L'ensemble de notre décryptage de la rentrée d'hiver 2024, incluant les analyses des premiers romans et des essais, présentant les incontournables français et étranger, et livrant une bibliographie complète des parutions, est à retrouver dans LH Spécial n°32, disponible dans votre kiosque numérique

En cette rentrée d'hiver, la baisse de la production observée l'année dernière, après l'envolée de 2022, se confirme avec 482 romans à paraître en janvier et février (-6,7 % par rapport à 2023). Les fictions en langue française marquent ainsi le pas avec 348 titres (-8,2 % par rapport à 2023), dont 61 premiers romans (-15,3 %), d'après nos données Livres Hebdo/Electre Data Services.

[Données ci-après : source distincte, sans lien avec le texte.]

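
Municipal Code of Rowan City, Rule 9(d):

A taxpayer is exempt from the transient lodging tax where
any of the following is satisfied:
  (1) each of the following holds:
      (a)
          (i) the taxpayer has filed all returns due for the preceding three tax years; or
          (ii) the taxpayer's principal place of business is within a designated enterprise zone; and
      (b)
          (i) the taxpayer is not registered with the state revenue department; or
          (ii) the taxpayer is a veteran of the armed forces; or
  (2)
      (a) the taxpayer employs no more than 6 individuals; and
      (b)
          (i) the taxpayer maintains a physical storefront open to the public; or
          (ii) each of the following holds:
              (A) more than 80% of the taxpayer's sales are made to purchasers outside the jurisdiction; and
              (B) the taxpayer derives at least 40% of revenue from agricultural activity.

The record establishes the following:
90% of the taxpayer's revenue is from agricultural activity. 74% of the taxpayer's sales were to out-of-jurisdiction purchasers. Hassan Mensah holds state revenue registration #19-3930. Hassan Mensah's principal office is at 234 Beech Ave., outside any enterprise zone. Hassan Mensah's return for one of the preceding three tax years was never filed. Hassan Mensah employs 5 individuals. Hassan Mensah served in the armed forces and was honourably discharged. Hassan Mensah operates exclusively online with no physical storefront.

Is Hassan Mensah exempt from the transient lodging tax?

(i) returns current — not met.
(ii) in enterprise zone — fails.
(a): F OR F → false.
(i) not (state-registered) — not met.
(ii) veteran — satisfied.
(b): F OR T → true.
(1) = F AND T = false.
(a) ≤ 6 employees — satisfied.
(i) has storefront — fails.
(A) >80% out-of-jur. sales — not met.
(B) ≥40% agricultural — satisfied.
(ii): F AND T → false.
(b) = F OR F = false.
So (2) is not satisfied (T AND F).
Overall: F OR F → false.

No — not exempt.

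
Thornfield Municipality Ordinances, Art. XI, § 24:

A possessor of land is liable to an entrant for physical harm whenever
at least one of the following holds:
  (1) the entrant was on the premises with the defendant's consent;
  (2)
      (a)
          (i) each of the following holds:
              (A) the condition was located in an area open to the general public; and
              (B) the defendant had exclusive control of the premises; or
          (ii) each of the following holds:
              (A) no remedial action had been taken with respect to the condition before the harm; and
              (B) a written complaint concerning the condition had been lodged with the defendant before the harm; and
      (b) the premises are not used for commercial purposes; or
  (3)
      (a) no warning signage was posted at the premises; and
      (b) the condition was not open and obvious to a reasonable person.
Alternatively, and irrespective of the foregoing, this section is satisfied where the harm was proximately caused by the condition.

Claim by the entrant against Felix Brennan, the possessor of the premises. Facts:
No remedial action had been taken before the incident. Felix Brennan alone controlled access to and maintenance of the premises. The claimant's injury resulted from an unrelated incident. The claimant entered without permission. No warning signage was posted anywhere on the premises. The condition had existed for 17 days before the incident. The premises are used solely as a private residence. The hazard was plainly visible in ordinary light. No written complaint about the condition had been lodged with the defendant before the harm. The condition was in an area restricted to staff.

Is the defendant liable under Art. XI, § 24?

(1) consent to enter — not satisfied.
(A) public area — not satisfied.
(B) exclusive control — met.
So (i) is not satisfied (F AND T).
(A) no remedial action — satisfied.
(B) complaint lodged — not satisfied.
So (ii) is not satisfied (T AND F).
So (a) is not satisfied (F OR F).
(b) not (commercial use) — satisfied.
(2) = F AND T = false.
(a) no signage posted — holds.
(b) not open/obvious — fails.
(3): T AND F → false.
So Overall is not satisfied (F OR F OR F).
Exception (proximate cause) — not satisfied.
Result: main false OR exception false → false.

No — not liable.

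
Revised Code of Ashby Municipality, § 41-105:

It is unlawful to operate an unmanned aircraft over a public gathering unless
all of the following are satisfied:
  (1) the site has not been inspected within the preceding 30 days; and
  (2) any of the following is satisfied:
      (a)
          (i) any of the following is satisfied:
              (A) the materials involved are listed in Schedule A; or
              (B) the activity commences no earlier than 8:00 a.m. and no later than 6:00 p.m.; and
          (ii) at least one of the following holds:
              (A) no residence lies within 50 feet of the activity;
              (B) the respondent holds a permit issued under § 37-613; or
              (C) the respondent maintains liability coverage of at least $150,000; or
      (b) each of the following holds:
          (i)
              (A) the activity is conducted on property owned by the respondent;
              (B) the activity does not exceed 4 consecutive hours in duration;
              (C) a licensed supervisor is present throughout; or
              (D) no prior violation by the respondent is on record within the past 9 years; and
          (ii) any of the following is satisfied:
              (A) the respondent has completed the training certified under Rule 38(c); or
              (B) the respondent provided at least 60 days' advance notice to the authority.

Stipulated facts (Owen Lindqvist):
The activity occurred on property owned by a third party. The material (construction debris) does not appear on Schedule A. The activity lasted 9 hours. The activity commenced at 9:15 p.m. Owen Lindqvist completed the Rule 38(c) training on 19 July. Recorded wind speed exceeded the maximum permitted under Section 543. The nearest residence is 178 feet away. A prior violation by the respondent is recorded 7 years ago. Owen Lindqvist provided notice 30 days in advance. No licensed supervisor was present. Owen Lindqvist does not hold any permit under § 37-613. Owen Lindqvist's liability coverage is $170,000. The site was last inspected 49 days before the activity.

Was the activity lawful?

(1) not (site inspected) — satisfied.
(A) Schedule A material — not satisfied.
(B) start within hours — not met.
(i) = F OR F = false.
(A) no residence in 50 ft — satisfied.
(B) holds permit — fails.
(C) coverage ≥ $150,000 — satisfied.
So (ii) is satisfied (T OR F OR T).
(a): F AND T → false.
(A) own property — not met.
(B) ≤ 4 hrs duration — not met.
(C) supervisor present — not met.
(D) no prior violation — not satisfied.
(i): F OR F OR F OR F → false.
(A) training certified — satisfied.
(B) ≥60 days' notice — not satisfied.
(ii) = T OR F = true.
So (b) is not satisfied (F AND T).
(2): F OR F → false.
Overall = T AND F = false.

No — unlawful.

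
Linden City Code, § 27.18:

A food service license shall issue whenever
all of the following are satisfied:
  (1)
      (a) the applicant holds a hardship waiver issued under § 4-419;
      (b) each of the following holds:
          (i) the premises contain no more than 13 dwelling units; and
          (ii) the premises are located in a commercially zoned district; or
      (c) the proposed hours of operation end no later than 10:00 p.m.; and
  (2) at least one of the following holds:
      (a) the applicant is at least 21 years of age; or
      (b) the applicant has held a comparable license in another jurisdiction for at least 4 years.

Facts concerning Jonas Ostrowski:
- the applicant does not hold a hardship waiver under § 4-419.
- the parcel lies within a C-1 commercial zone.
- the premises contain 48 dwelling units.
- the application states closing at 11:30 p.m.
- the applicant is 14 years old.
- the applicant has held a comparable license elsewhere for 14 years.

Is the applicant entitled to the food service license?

No — denied.

(a) hardship waiver — fails.
(i) ≤ 13 units — not met.
(ii) commercially zoned — satisfied.
So (b) is not satisfied (F AND T).
(c) closes by 10 p.m. — not satisfied.
So (1) is not satisfied (F OR F OR F).
(a) age ≥ 21 — fails.
(b) prior license ≥ 4 yr — satisfied.
(2): F OR T → true.
Overall = F AND T = false.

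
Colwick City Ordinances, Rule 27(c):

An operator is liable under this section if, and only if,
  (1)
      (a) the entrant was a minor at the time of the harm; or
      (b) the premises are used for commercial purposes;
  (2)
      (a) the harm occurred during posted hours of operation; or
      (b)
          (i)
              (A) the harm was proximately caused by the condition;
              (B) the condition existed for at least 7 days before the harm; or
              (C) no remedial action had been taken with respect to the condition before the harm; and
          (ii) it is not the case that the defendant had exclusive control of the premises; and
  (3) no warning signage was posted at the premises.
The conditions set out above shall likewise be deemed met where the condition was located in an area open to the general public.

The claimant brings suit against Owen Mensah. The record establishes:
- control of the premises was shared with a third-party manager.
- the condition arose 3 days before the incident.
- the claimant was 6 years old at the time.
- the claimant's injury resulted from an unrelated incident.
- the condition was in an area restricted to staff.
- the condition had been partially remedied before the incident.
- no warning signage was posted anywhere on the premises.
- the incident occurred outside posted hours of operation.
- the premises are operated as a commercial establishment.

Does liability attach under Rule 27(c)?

No — not liable.

(a) entrant a minor — met.
(b) commercial use — satisfied.
So (1) is satisfied (T OR T).
(a) during posted hours — not met.
(A) proximate cause — fails.
(B) condition ≥7 days old — fails.
(C) no remedial action — not met.
(i): F OR F OR F → false.
(ii) not (exclusive control) — satisfied.
So (b) is not satisfied (F AND T).
(2): F OR F → false.
(3) no signage posted — satisfied.
Overall = T AND F AND T = false.
Exception (public area) — not satisfied.
Result: main false OR exception false → false.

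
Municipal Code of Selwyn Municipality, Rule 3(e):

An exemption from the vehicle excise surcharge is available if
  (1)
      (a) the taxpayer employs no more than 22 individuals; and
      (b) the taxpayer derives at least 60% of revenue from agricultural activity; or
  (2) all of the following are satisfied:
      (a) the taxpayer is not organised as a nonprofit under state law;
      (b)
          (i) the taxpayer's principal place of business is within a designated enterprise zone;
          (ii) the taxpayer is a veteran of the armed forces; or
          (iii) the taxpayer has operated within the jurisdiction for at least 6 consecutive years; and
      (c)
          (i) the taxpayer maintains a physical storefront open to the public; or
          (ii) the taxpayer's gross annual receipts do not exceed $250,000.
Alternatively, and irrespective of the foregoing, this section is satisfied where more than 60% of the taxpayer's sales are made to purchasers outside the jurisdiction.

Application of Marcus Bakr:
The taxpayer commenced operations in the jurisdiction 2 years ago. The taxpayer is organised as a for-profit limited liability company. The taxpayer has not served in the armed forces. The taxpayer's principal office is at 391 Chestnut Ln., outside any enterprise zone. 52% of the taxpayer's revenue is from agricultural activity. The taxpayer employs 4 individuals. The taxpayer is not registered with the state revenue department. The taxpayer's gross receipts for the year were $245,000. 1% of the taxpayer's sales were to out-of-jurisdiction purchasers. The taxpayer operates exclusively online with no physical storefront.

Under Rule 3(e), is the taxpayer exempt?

No — not exempt.

(a) ≤ 22 employees — holds.
(b) ≥60% agricultural — not met.
So (1) is not satisfied (T AND F).
(a) not (nonprofit) — holds.
(i) in enterprise zone — fails.
(ii) veteran — fails.
(iii) ≥ 6 yrs in jurisdiction — fails.
So (b) is not satisfied (F OR F OR F).
(i) has storefront — fails.
(ii) receipts ≤ $250,000 — holds.
(c): F OR T → true.
(2) = T AND F AND T = false.
Overall: F OR F → false.
Exception (>60% out-of-jur. sales) — not satisfied.
Result: main false OR exception false → false.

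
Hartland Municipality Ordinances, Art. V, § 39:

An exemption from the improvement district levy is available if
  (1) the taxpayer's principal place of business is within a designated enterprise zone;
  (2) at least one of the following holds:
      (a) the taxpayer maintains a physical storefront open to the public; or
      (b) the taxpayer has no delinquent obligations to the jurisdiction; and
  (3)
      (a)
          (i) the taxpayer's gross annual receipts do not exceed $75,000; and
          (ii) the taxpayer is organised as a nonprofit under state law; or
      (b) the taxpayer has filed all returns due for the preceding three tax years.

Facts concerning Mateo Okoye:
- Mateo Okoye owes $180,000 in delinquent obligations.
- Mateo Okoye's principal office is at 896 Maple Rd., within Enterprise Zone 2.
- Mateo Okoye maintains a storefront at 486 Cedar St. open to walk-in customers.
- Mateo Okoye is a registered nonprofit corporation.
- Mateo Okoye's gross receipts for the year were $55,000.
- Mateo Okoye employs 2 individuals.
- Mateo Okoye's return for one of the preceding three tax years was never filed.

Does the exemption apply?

(1) in enterprise zone — met.
(a) has storefront — met.
(b) no delinquency — not satisfied.
(2) = T OR F = true.
(i) receipts ≤ $75,000 — holds.
(ii) nonprofit — satisfied.
So (a) is satisfied (T AND T).
(b) returns current — not met.
(3): T OR F → true.
So Overall is satisfied (T AND T AND T).

Yes — exempt.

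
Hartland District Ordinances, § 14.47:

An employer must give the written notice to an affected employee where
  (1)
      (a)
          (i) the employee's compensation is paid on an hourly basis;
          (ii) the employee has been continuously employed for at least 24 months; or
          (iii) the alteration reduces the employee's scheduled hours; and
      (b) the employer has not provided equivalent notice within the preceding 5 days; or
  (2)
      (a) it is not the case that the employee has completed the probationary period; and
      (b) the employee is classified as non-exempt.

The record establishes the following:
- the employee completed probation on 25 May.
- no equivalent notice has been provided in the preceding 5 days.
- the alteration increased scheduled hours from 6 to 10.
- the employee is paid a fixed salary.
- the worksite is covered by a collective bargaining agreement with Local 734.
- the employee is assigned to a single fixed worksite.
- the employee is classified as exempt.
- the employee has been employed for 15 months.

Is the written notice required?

(i) hourly-paid — fails.
(ii) tenure ≥ 24 mo. — fails.
(iii) hours reduced — not satisfied.
(a): F OR F OR F → false.
(b) no recent notice — met.
So (1) is not satisfied (F AND T).
(a) not (past probation) — fails.
(b) non-exempt — not met.
So (2) is not satisfied (F AND F).
Overall: F OR F → false.

No — not required.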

La littérature étrangère affiche, elle, une baisse plus légère avec 134 romans traduits (-2,9 % par rapport à 2023).

Retrouvailles

Du côté des romans français, les lecteurs ont rendez-vous avec certains de leurs chouchous, comme David Foenkinos, de retour avec La vie heureuse (Gallimard), Cécile Coulon avec La langue des choses cachées (L'Iconoclaste), ou encore Philippe Besson qui s'est inspiré d'une histoire vécue pour Un soir d'été (Julliard). Une veine autofictionnelle également explorée par Marie Sizun dans 10, villa Gagliardini (Arléa), un voyage intérieur dans l'appartement parisien où a grandi l'autrice.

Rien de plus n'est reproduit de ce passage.